Friday, November 13, 2015

Living in a Type

33rd Sunday of Ordinary Time

This Sunday, the second reading will be from Hebrews 10:11-14,18. Read the other readings for this week, for a more full context.

When I was still pretty young (I don’t remember how young), I asked my parents what heaven was like. I know this question was on my mind for a good long while, because I know I got several different answers.


“We’ll be with Jesus there.” And would Zeek (recently missing pet) be there? “Everything we’ll need to be happy will be there.”

But what’s it like; I kept wondering. And finally I got an answer that I understood: “It’s like going to Mass, and being able to stay there forever.”

Now, I know what had to be going through my Mom’s head with that last answer. She was thinking of being with God, in that unique way that he is present in the Eucharist - and the superlative, perfect happiness that is present in the experience of receiving him in the right frame of mind.

This unfortunately was not apparent to my five-or-six-year-old brain.  I heard, “It’s like going to church forever,” and my immediate thought was simply the same as any other small child: “Why would I want to go to church forever?”

Going to Mass as an analogy for heaven isn’t all that different from the relationship between the ritual sacrifices of the Jews and the sacrifice of Christ on the cross.

There are ways in which we do still kind of live in a type. We are waiting for the fulfillment of the kingdom, and we are waiting for God to take us to heaven.

Every time we go to mass, we participate in the heavenly banquet, but it’s just for a minute, and it’s not participation in the way we’ll participate when we’re there. For example, now we receive him, we do so behind a veil of bread and wine, because if we were to encounter him in the fullness of his presence, in our sinful states, we, like Isaiah, would legitimately be in terror for our very existence.

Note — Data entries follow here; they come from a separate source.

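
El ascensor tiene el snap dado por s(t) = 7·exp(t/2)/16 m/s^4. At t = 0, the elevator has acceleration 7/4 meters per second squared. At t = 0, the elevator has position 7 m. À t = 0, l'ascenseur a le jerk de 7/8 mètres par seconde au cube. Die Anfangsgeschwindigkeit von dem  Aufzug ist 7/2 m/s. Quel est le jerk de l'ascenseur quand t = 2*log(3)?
Nous devons trouver la primitive de notre équation du snap s(t) = 7·exp(t/2)/16 1 fois. La primitive du snap est le jerk. En utilisant j(0) = 7/8, nous obtenons j(t) = 7·exp(t/2)/8. En utilisant j(t) = 7·exp(t/2)/8 et en substituant t = 2*log(3), nous trouvons j = 21/8.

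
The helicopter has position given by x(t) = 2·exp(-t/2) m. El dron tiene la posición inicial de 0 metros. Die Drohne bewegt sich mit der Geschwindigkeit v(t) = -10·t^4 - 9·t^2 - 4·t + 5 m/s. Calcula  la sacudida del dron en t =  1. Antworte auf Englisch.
We must differentiate our velocity equation v(t) = -10·t^4 - 9·t^2 - 4·t + 5 2 times. Taking d/dt of v(t), we find a(t) = -40·t^3 - 18·t - 4. Differentiating acceleration, we get jerk: j(t) = -120·t^2 - 18. Using j(t) = -120·t^2 - 18 and substituting t = 1, we find j = -138.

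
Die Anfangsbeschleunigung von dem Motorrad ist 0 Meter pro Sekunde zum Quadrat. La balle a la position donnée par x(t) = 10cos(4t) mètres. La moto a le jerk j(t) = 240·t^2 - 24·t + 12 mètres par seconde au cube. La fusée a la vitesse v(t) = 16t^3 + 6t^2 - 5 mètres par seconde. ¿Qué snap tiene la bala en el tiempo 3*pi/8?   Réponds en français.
Pour résoudre ceci, nous devons prendre 4 dérivées de notre équation de la position x(t) = 10·cos(4·t). En dérivant la position, nous obtenons la vitesse: v(t) = -40·sin(4·t). En prenant d/dt de v(t), nous trouvons a(t) = -160·cos(4·t). En dérivant l'accélération, nous obtenons le jerk: j(t) = 640·sin(4·t). En dérivant le jerk, nous obtenons le snap: s(t) = 2560·cos(4·t). De l'équation du snap s(t) = 2560·cos(4·t), nous substituons t = 3*pi/8 pour obtenir s = 0.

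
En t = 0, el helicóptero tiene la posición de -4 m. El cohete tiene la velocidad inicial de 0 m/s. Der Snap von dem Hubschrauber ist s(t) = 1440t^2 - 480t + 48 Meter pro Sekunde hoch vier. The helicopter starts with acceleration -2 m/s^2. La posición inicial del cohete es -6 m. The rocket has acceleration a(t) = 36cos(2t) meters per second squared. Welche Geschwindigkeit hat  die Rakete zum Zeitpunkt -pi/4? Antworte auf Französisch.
Pour résoudre ceci, nous devons prendre 1 primitive de notre équation de l'accélération a(t) = 36·cos(2·t). En intégrant l'accélération et en utilisant la condition initiale v(0) = 0, nous obtenons v(t) = 18·sin(2·t). Nous avons la vitesse v(t) = 18·sin(2·t). En substituant t = -pi/4: v(-pi/4) = -18.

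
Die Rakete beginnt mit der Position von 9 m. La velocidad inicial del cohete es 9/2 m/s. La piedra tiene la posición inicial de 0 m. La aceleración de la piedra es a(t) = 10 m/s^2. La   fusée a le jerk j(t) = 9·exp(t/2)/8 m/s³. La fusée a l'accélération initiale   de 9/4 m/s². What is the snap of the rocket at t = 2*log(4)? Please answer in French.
Pour résoudre ceci, nous devons prendre 1 dérivée de notre équation du jerk j(t) = 9·exp(t/2)/8. La dérivée du jerk donne le snap: s(t) = 9·exp(t/2)/16. En utilisant s(t) = 9·exp(t/2)/16 et en substituant t = 2*log(4), nous trouvons s = 9/4.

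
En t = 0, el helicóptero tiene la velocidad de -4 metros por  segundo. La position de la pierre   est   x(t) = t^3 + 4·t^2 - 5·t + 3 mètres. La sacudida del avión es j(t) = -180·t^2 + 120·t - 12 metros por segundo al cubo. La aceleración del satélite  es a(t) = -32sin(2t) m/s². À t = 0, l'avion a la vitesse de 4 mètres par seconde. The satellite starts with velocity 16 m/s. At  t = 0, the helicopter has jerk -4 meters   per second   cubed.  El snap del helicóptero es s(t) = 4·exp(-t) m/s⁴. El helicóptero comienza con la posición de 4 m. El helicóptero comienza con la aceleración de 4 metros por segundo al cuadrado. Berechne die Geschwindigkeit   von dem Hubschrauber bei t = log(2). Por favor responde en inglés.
Starting from snap s(t) = 4·exp(-t), we take 3 integrals. The antiderivative of snap, with j(0) = -4, gives jerk: j(t) = -4·exp(-t). The antiderivative of jerk, with a(0) = 4, gives acceleration: a(t) = 4·exp(-t). Finding the integral of a(t) and using v(0) = -4: v(t) = -4·exp(-t). We have velocity v(t) = -4·exp(-t). Substituting t = log(2): v(log(2)) = -2.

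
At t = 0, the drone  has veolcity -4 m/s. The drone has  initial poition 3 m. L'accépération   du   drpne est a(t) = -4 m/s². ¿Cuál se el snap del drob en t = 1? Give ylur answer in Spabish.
Debemos derivar nuestra ecuación de la aceleración a(t) = -4 2 veces. Tomando d/dt de a(t), encontramos j(t) = 0. La derivada de la sacudida da el snap: s(t) = 0. Tenemos el snap s(t) = 0. Sustituyendo t = 1: s(1) = 0.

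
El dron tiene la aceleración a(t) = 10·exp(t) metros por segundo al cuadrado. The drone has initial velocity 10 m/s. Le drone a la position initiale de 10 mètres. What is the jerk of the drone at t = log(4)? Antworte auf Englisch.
We must differentiate our acceleration equation a(t) = 10·exp(t) 1 time. Taking d/dt of a(t), we find j(t) = 10·exp(t). We have jerk j(t) = 10·exp(t). Substituting t = log(4): j(log(4)) = 40.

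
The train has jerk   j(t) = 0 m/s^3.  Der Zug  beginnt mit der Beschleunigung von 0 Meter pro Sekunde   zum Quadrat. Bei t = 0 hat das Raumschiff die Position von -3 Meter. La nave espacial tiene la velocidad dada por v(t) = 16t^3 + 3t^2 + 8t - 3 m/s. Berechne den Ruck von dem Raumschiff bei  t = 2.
Ausgehend von der Geschwindigkeit v(t) = 16·t^3 + 3·t^2 + 8·t - 3, nehmen wir 2 Ableitungen. Die Ableitung von der Geschwindigkeit ergibt die Beschleunigung: a(t) = 48·t^2 + 6·t + 8. Mit d/dt von a(t) finden wir j(t) = 96·t + 6. Wir haben den Ruck j(t) = 96·t + 6. Durch Einsetzen von t = 2: j(2) = 198.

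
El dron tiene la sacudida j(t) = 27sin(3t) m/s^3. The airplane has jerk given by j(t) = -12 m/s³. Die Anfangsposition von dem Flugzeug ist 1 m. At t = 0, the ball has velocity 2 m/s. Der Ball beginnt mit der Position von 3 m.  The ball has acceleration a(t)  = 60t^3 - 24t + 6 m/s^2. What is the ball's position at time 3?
Starting from acceleration a(t) = 60·t^3 - 24·t + 6, we take 2 antiderivatives. Finding the antiderivative of a(t) and using v(0) = 2: v(t) = 15·t^4 - 12·t^2 + 6·t + 2. The integral of velocity is position. Using x(0) = 3, we get x(t) = 3·t^5 - 4·t^3 + 3·t^2 + 2·t + 3. From the given position equation x(t) = 3·t^5 - 4·t^3 + 3·t^2 + 2·t + 3, we substitute t = 3 to get x = 657.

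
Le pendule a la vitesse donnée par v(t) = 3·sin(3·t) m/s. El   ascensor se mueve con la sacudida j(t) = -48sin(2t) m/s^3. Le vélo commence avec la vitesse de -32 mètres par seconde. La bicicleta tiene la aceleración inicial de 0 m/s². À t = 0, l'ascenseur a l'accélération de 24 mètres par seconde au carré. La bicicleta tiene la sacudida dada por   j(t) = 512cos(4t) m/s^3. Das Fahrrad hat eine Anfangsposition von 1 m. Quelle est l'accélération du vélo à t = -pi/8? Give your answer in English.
To solve this, we need to take 1 antiderivative of our jerk equation j(t) = 512·cos(4·t). Integrating jerk and using the initial condition a(0) = 0, we get a(t) = 128·sin(4·t). We have acceleration a(t) = 128·sin(4·t). Substituting t = -pi/8: a(-pi/8) = -128.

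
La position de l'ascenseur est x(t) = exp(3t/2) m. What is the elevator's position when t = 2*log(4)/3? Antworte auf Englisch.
We have position x(t) = exp(3·t/2). Substituting t = 2*log(4)/3: x(2*log(4)/3) = 4.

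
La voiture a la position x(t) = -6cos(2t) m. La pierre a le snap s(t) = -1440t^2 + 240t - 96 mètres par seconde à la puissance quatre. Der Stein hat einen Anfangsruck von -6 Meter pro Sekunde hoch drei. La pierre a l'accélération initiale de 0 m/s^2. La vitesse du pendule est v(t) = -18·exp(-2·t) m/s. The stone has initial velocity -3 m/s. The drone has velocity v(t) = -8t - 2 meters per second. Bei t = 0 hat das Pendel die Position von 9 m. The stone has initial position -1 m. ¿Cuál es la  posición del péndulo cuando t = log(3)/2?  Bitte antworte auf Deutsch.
Um dies zu lösen, müssen wir 1 Integral unserer Gleichung für die Geschwindigkeit v(t) = -18·exp(-2·t) finden. Durch Integration von der Geschwindigkeit und Verwendung der Anfangsbedingung x(0) = 9, erhalten wir x(t) = 9·exp(-2·t). Mit x(t) = 9·exp(-2·t) und Einsetzen von t = log(3)/2, finden wir x = 3.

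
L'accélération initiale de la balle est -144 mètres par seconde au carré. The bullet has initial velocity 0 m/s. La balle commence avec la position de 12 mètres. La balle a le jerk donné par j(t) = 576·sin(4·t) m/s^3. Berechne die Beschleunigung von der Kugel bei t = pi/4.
Wir müssen die Stammfunktion unserer Gleichung für den Ruck j(t) = 576·sin(4·t) 1-mal finden. Mit ∫j(t)dt und Anwendung von a(0) = -144, finden wir a(t) = -144·cos(4·t). Wir haben die Beschleunigung a(t) = -144·cos(4·t). Durch Einsetzen von t = pi/4: a(pi/4) = 144.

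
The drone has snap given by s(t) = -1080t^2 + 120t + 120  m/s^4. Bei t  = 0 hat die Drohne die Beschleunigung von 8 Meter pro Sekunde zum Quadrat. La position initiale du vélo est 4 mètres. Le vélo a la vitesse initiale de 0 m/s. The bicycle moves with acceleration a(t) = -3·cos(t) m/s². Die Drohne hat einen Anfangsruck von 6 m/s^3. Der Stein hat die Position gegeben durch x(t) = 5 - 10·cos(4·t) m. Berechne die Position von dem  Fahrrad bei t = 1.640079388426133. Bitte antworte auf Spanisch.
Partiendo de la aceleración a(t) = -3·cos(t), tomamos 2 antiderivadas. La integral de la aceleración es la velocidad. Usando v(0) = 0, obtenemos v(t) = -3·sin(t). Tomando ∫v(t)dt y aplicando x(0) = 4, encontramos x(t) = 3·cos(t) + 1. Usando x(t) = 3·cos(t) + 1 y sustituyendo t = 1.640079388426133, encontramos x = 0.792317059490238.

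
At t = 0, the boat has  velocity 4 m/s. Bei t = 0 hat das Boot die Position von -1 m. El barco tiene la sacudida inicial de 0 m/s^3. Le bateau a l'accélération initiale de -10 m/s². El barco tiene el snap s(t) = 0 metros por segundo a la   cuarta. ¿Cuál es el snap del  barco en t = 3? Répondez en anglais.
We have snap s(t) = 0. Substituting t = 3: s(3) = 0.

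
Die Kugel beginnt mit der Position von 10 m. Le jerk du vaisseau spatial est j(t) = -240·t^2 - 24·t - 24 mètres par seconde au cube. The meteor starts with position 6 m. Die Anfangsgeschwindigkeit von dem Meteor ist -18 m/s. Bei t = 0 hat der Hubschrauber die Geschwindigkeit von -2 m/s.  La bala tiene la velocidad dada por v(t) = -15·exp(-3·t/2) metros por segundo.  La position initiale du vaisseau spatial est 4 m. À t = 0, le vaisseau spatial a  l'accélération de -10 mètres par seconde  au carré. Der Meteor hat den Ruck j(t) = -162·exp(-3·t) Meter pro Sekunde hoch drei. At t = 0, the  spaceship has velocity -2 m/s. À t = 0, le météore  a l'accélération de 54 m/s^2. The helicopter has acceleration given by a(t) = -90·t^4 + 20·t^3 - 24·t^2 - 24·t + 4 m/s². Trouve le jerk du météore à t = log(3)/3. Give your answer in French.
En utilisant j(t) = -162·exp(-3·t) et en substituant t = log(3)/3, nous trouvons j = -54.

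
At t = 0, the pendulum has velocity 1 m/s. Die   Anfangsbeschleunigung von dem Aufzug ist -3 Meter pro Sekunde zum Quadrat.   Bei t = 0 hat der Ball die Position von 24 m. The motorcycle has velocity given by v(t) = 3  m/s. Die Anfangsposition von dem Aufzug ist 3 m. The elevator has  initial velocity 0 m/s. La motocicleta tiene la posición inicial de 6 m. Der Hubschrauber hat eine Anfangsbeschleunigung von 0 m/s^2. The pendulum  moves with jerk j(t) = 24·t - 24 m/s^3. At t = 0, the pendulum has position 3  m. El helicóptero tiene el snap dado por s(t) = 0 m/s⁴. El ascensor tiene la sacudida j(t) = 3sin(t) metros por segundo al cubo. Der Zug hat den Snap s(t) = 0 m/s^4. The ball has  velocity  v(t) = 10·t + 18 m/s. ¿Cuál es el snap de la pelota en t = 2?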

Just as Israel lived in a type of what the Kingdom of God in its fullness on this earth would be like, so, too, do we live in a type of what that heavenly banquet will be like.


Let’s Pray:

Lord Jesus,

Help us to have a more full appreciation for mass as a foretaste of the heavenly banquet that is to come.

Let it be that we experience more fully your presence at mass and in the Eucharist, and show us those things that prevent us from participating therein with our whole hearts.

Amen.


This post is dedicated to the memory of Charles Michael, a child lost to abortion.